Bush has promised three prongs to his new strategy: (1) attacking and neutralizing Muqtada al-Sadr's Mehdi Army militia; (2) confronting Iran; and (3) a new offensive against Sunni insurgents.......

The first prong of this new policy is doomed. No area in Baghdad, or for that matter in Iraq, has been successfully pacified in this manner. That includes Fallujah and Tal Afar, where this very strategy has been applied and has failed. About 1,000 American soldiers, supplemented by Iraqi (Shi'ite) troops, have been in Fallujah for 27 months since the city was "cleared" (that is, largely destroyed). They have established a particularly harsh form of martial law and yet the insurgency in the city, without ever having disappeared, has slowly grown again in strength. Fallujah is not pacified and the Americans have never actually initiated a real program of reconstruction there. In other cities, with less comprehensive occupations, the insurgency is even more robust, and there isn't even talk of reconstruction.....

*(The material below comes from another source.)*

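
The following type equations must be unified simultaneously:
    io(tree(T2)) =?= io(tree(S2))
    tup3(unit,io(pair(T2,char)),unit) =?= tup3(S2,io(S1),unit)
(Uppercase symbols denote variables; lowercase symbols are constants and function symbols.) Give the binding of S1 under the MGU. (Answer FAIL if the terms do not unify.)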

All of this is unsettling enough. Worse yet, in the confrontation with the Sadrists, the Bush administration appears to be edging toward search-and-destroy operations that will rubble-ize Shi'ite neighborhoods; in the confrontation with Iran, it appears to be lurching toward a possible air assault on a remarkably wide range of targets inside that country, guaranteeing staggering levels of civilian casualties; in the confrontation with the Sunni insurgents, it is already mobilizing its ground and air power with the promise of the subsequent imposition of an extreme form of martial law. The hallmark of all these new strategies is the high level of destruction and mayhem they promise.

There is a larger pattern that should, by now, be clear in these developments, and all that have come before. The architects of US policy in the Middle East tend to keep escalating the level of brutality in search of a way to convince the Iraqis (and now the Iranians) that the only path that avoids indiscriminate slaughter is submission to a Pax Americana. Put another way, US policy in the Middle East has devolved into unadorned state terrorism."